E se puderem capitalizar nas assinaturas, melhor ainda pra eles.6
Não acho que seja uma mudança drástica, mas é o suficiente. Ou talvez seja drástica exatamente por ser o suficiente na medida.
Nem vou entrar no mérito da saúde mental, de redução de ansiedade, stress, compulsão e o escambau.
Falo de um hábito claramente ruim, mas eu suspeito que essa mecânica é a mesma para hábitos bons que a gente vai largando.
Eu acho esse tipo de metáfora fundamentalmente errada, e só serve para gerar confusão sobre processos cognitivos e sobre computadores e sistemas.
Tenho pensado inclusive sobre meus processos de escrita. De sentar à frente do computador e produzir um texto que no dia seguinte eu detesto e preciso reescrever. Todos aqueles cacoetes de linguagem e maneirismos e vícios de linguagem e marcas de oralidade que a principio podem nem ser um problema mas pra mim acabam sendo. E aos poucos eu vou tomando consciência de como funcionam meus processos criativos.
Eu tenho minhas suspeitas com qualquer plataforma lançada hoje em dia. Não tem empresa nem app bonzinhos.
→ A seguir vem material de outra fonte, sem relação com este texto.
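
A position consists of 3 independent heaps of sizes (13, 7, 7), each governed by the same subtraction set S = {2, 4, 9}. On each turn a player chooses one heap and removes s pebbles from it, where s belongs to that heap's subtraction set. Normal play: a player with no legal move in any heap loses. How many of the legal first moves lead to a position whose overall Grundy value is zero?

0

All heaps use S = {2, 4, 9}:
G(0) = 0
G(1) = mex{} = 0
G(2) = mex{0} = 1
G(3) = mex{0} = 1
G(4) = mex{1,0} = 2
G(5) = mex{1,0} = 2
G(6) = mex{2,1} = 0
G(7) = mex{2,1} = 0
G(8) = mex{0,2} = 1
G(9) = mex{0,2,0} = 1
G(10) = mex{1,0,0} = 2
G(11) = mex{1,0,1} = 2
G(12) = mex{2,1,1} = 0
G(13) = mex{2,1,2} = 0
Heap A: G(13) = 0.
Heap B: G(7) = 0.
Heap C: G(7) = 0.
Combined Grundy value = 0 ⊕ 0 ⊕ 0 = 0.
A winning move leaves total XOR = 0, i.e. changes one component's Grundy value g to g ⊕ X where X is the current total.
Heap A: target g' = 0⊕0 = 0, but every legal move changes the Grundy value (mex property), so 0 moves.
Heap B: target g' = 0⊕0 = 0, but every legal move changes the Grundy value (mex property), so 0 moves.
Heap C: target g' = 0⊕0 = 0, but every legal move changes the Grundy value (mex property), so 0 moves.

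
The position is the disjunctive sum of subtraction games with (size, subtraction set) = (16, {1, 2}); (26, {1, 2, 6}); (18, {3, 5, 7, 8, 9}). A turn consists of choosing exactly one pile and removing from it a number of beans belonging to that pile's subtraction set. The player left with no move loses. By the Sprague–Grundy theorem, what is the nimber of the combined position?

1

Pile A, S = {1, 2}:
G(0) = 0
G(1) = mex{0} = 1
G(2) = mex{1,0} = 2
G(3) = mex{2,1} = 0
G(4) = mex{0,2} = 1
G(5) = mex{1,0} = 2
G(6) = mex{2,1} = 0
G(7) = mex{0,2} = 1
G(8) = mex{1,0} = 2
G(9) = mex{2,1} = 0
G(10) = mex{0,2} = 1
G(11) = mex{1,0} = 2
G(12) = mex{2,1} = 0
G(13) = mex{0,2} = 1
G(14) = mex{1,0} = 2
G(15) = mex{2,1} = 0
G(16) = mex{0,2} = 1
G_A(16) = 1.
Pile B, S = {1, 2, 6}:
G(0) = 0
G(1) = mex{0} = 1
G(2) = mex{1,0} = 2
G(3) = mex{2,1} = 0
G(4) = mex{0,2} = 1
G(5) = mex{1,0} = 2
G(6) = mex{2,1,0} = 3
G(7) = mex{3,2,1} = 0
G(8) = mex{0,3,2} = 1
G(9) = mex{1,0,0} = 2
G(10) = mex{2,1,1} = 0
G(11) = mex{0,2,2} = 1
G(12) = mex{1,0,3} = 2
G(13) = mex{2,1,0} = 3
G(14) = mex{3,2,1} = 0
G(15) = mex{0,3,2} = 1
G(16) = mex{1,0,0} = 2
G(17) = mex{2,1,1} = 0
G(18) = mex{0,2,2} = 1
G(19) = mex{1,0,3} = 2
G(20) = mex{2,1,0} = 3
G(21) = mex{3,2,1} = 0
G(22) = mex{0,3,2} = 1
G(23) = mex{1,0,0} = 2
G(24) = mex{2,1,1} = 0
G(25) = mex{0,2,2} = 1
G(26) = mex{1,0,3} = 2
G_B(26) = 2.
Pile C, S = {3, 5, 7, 8, 9}:
G(0) = 0
G(1) = mex{} = 0
G(2) = mex{} = 0
G(3) = mex{0} = 1
G(4) = mex{0} = 1
G(5) = mex{0,0} = 1
G(6) = mex{1,0} = 2
G(7) = mex{1,0,0} = 2
G(8) = mex{1,1,0,0} = 2
G(9) = mex{2,1,0,0,0} = 3
G(10) = mex{2,1,1,0,0} = 3
G(11) = mex{2,2,1,1,0} = 3
G(12) = mex{3,2,1,1,1} = 0
G(13) = mex{3,2,2,1,1} = 0
G(14) = mex{3,3,2,2,1} = 0
G(15) = mex{0,3,2,2,2} = 1
G(16) = mex{0,3,3,2,2} = 1
G(17) = mex{0,0,3,3,2} = 1
G(18) = mex{1,0,3,3,3} = 2
G_C(18) = 2.
Combined Grundy value = 1 ⊕ 2 ⊕ 2 = 1.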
Mas também não sou saudosista e não olho pra essa época dos blogs como uma espécie de Era de Ouro, com tecnologias perfeitas e sem problema nenhum até o Google malvadão vir e matar o feed RSS.
Queria saber o quanto que esse tipo de conteúdo é relevante, é lido, gera engajamento ou métricas. Porque, dependendo, pode ser o suficiente pra chamar a atenção dos Meta da vida.